Gaia DR3 data consistent with a short bar connected to a spiral arm

We use numerical simulations to model Gaia DR3 data with the aim of constraining the Milky Way bar and spiral structure parameters. We show that both the morphology and the velocity field in Milky Way-like galactic disc models are strong functions of time, changing dramatically over a few tens of Myr. This suggests that by finding a good match to the observed radial velocity field, v_R(x,y), we can constrain the bar-spiral orientation. Incorporating uncertainties into our models is necessary to match the data; most importantly, a heliocentric distance uncertainty above 10-15% distorts the bar's shape and v_R quadrupole pattern morphology, and decreases its apparent angle with respect to the Sun-Galactocentric line. An excellent match to the Gaia DR3 v_R(x,y) field is found for a simulation with a bar length R_b\approx3.6 kpc. We argue that the data are consistent with a MW bar as short as ~3 kpc, for moderate strength inner disc spiral structure (A_2/A_0\approx0.25) or, alternatively, with a bar length up to ~5.2 kpc, provided that spiral arms are quite weak (A_2/A_0\approx0.1), and is most likely in the process of disconnecting from a spiral arm.

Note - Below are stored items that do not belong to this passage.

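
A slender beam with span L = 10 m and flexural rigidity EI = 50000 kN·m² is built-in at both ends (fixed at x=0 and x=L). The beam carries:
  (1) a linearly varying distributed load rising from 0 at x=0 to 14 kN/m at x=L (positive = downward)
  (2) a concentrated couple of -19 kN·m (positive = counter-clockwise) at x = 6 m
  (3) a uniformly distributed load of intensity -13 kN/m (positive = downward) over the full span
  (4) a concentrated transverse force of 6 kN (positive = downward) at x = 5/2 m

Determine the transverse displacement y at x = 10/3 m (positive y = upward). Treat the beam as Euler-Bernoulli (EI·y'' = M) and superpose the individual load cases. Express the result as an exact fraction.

Load 1 — triangular load w₀=14 kN/m (0→w₀ over full span):
  y_1 = -w₀x²(L-x)²(x+2L)/(120LEI) = -14·(10/3)²·(10-(10/3))²·((10/3)+2·10)/(120·10·50000) = -49/18225 m
Load 2 — applied couple M₀=-19 kN·m at a=6 m (b=L-a=4):
  y_2 = (R_Ax³/6 - M_Ax²/2)/EI  [x≤a] with R_A=-342/125, M_A=-152/25 = ((-342/125)·(10/3)³/6 - (-152/25)·(10/3)²/2)/50000 = 19/56250 m
Load 3 — uniform load w=-13 kN/m over full span:
  y_3 = -wx²(L-x)²/(24EI) = -(-13)·(10/3)²·(10-(10/3))²/(24·50000) = 13/2430 m
Load 4 — point force P=6 kN at a=5/2 m (b=L-a=15/2):
  y_4 = -Pa²(L-x)²(3bL-(3b+a)(L-x))/(6L³EI)  [x>a] = -6·(5/2)²·(10-(10/3))²·(3·(15/2)·10-(3·(15/2)+(5/2))·(10-(10/3)))/(6·10³·50000) = -7/21600 m
Superposition: y = Σ y_i = 194999/72900000 m ≈ 0.002675 m

y(10/3) = 194999/72900000 m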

We demonstrate that the bar angle and distance uncertainty can similarly affect the match between our models and the data - a smaller bar angle (20 deg instead of 30 deg) requires smaller distance uncertainty (20% instead of 30%) to explain the observations. Fourier components of the face-on density distribution of our models suggest that the MW does not have strong m=1 and/or m=3 spirals near the solar radius.